On Matrix Momentum Stochastic Approximation and Applications to Q-learning

Abstract

Stochastic approximation (SA) algorithms are recursive techniques used to obtain the roots of functions that can be expressed as expectations of a noisy parameterized family of functions. In this paper two new SA algorithms are introduced: 1) PolSA, an extension of Polyak’s momentum technique with a specially designed matrix momentum, and 2) NeSA, which can either be regarded as a variant of Nesterov’s acceleration method, or a simplification of PolSA. The rates of convergence of SA algorithms is well understood. Under special conditions, the mean square error of the parameter estimates is bounded by $\sigma^{2}/n+o(1/n)$, where $\sigma^{2} \geq 0$ is an identifiable constant. If these conditions fail, the rate is typically sub-linear.

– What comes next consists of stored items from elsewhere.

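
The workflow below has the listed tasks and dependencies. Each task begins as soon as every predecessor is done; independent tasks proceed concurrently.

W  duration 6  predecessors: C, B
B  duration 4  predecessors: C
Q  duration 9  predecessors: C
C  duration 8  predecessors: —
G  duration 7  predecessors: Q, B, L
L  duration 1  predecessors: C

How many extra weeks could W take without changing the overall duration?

6

The longest chain is C→Q→G = 8+9+7 = 24; overall finish 24 weeks.
W finishes as early as 18 and must finish by 24.
So W can slip 24 − 18 = 6 weeks.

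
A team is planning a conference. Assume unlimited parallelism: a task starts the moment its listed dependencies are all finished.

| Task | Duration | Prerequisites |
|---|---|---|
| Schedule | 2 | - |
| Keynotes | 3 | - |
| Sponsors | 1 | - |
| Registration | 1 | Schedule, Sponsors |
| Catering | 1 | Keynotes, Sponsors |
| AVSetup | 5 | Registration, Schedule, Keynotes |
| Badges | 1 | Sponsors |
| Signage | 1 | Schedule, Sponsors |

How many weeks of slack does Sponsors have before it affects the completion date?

1

The longest chain is Schedule→Registration→AVSetup = 2+1+5 = 8; overall finish 8 weeks.
The longest chain containing Sponsors totals 7 weeks.
Slack of Sponsors = 1 − 0 = 1 week.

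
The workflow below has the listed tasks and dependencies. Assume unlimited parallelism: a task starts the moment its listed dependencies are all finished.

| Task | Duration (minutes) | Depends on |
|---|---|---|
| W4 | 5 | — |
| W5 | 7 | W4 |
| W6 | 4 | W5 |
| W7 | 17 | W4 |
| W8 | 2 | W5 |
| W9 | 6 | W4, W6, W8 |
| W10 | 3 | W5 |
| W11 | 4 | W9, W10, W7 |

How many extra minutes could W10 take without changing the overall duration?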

There are two well known SA algorithms that ensure a linear rate, with minimal value of variance, $\sigma^{2}$: the Ruppert-Polyak averaging technique, and the stochastic Newton-Raphson (SNR) algorithm. It is demonstrated here that under mild technical assumptions, the PolSA algorithm also achieves this optimality criteria. This result is established via novel coupling arguments: It is shown that the parameter estimates obtained from the PolSA algorithm couple with those of the optimal variance (but computationally more expensive) SNR algorithm, at a rate $O(1/n^{2})$. The newly proposed algorithms are extended to a reinforcement learning setting to obtain new Q-learning algorithms, and numerical results confirm the coupling of PolSA and SNR.